私の義母(85歳)の介護の場合は、誤嚥性肺炎での二度目の退院後に、地域包括支援センター(※私の住む自治体の場合は「高齢者安心センター」という名称)を私と妻とで訪れて、介護認定調査をお願いしました。そのセンターには打ち合わせのためのスペースが無く、窓口のカウンター横で立ちっぱなしで話をさせられたことには少々驚かされました。自宅での認定調査から約4週間後に義母の認定(=要支援)通知書が郵送で届きました。その時、義母は誤嚥性肺炎での3度目の入院中で、一般病棟からリハビリ病棟に移った頃でした。入院していた病院では嚥下能力に関する専門外来は無いことから、退院後の通院先として少し離れた場所にある提携の大学病院を勧められましたが、リハビリ対応はしていないとのことでした。私と妻であれこれ調べて嚥下能力の専門外来と嚥下能力回復を含むリハビリ(※嚥下能力回復に向けては言語聴覚士、入院ですっかり弱った脚力の回復のためには理学療法士、がそれぞれ対応)を実施している近隣の医院(U医院)を発見し、「退院後はU医院への通院及びU医院の訪問リハビリを受けたい」ということを強く意思表示しました。地域包括支援センターの担当ケアマネと病院のソーシャルワーカーがその方針でしっかり対応してくれたこともあり、U医院での通院診察と訪問リハビリを受けることと可能となりました。何もわからないまま言われるがまま受け身でやっていたら、診察とリハビリを一体的に連携対応してくれるU医院の素晴らしい諸先生方に出逢うことはなかったでしょうし、すっかり元気を取り戻した義母の現状は叶わなかったように思います。
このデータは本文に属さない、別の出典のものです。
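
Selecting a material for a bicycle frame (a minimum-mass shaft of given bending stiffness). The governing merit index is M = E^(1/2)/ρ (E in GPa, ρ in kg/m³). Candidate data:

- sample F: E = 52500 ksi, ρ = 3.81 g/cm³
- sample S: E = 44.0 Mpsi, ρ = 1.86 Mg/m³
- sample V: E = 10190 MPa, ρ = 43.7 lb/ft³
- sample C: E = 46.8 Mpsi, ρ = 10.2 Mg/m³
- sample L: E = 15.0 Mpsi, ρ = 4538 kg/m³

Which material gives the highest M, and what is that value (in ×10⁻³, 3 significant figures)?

Putting every candidate on a common basis:
  sample F: E = 362.0 GPa, ρ = 3810 kg/m³
  sample S: E = 303.4 GPa, ρ = 1860 kg/m³
  sample V: E = 10.19 GPa, ρ = 700.0 kg/m³
  sample C: E = 322.7 GPa, ρ = 10200 kg/m³
  sample L: E = 103.4 GPa, ρ = 4538 kg/m³
  sample S: M = 9.36×10⁻³
  sample F: M = 4.99×10⁻³
  sample V: M = 4.56×10⁻³
  sample L: M = 2.24×10⁻³
  sample C: M = 1.76×10⁻³
Highest index: sample S.

sample S, M = 9.36×10⁻³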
当研究所では、公的機関や関係施設の担当者とは違った立場・視点より、介護に関する高齢者様・ご家族様のお悩み事・お困り事に真摯に向き合い丁寧な支援を心がけております。地域包括支援センターのように「無料」ではありませんが、ご利用しやすい料金での明朗会計となっておりますので、お気兼ねなく気軽にご相談・ご利用下さい。
介護対応でお悩みの方は、一人で悩まずに是非とも信頼できる専門家に直接ご相談されることをお勧めいたします。書籍やインターネット媒体からも有益な情報を得ることは十分に可能ですが、その人にとって本当に必要な情報を迅速に探し出すのは意外と難しいようにも思われます。営利目的の勧誘や情報に惑わされることなく、専門家からの助言・支援を通じ、介護対応に悩み苦しむ高齢者様・御家族様のご負担やご苦労が軽減されることを切に願っています。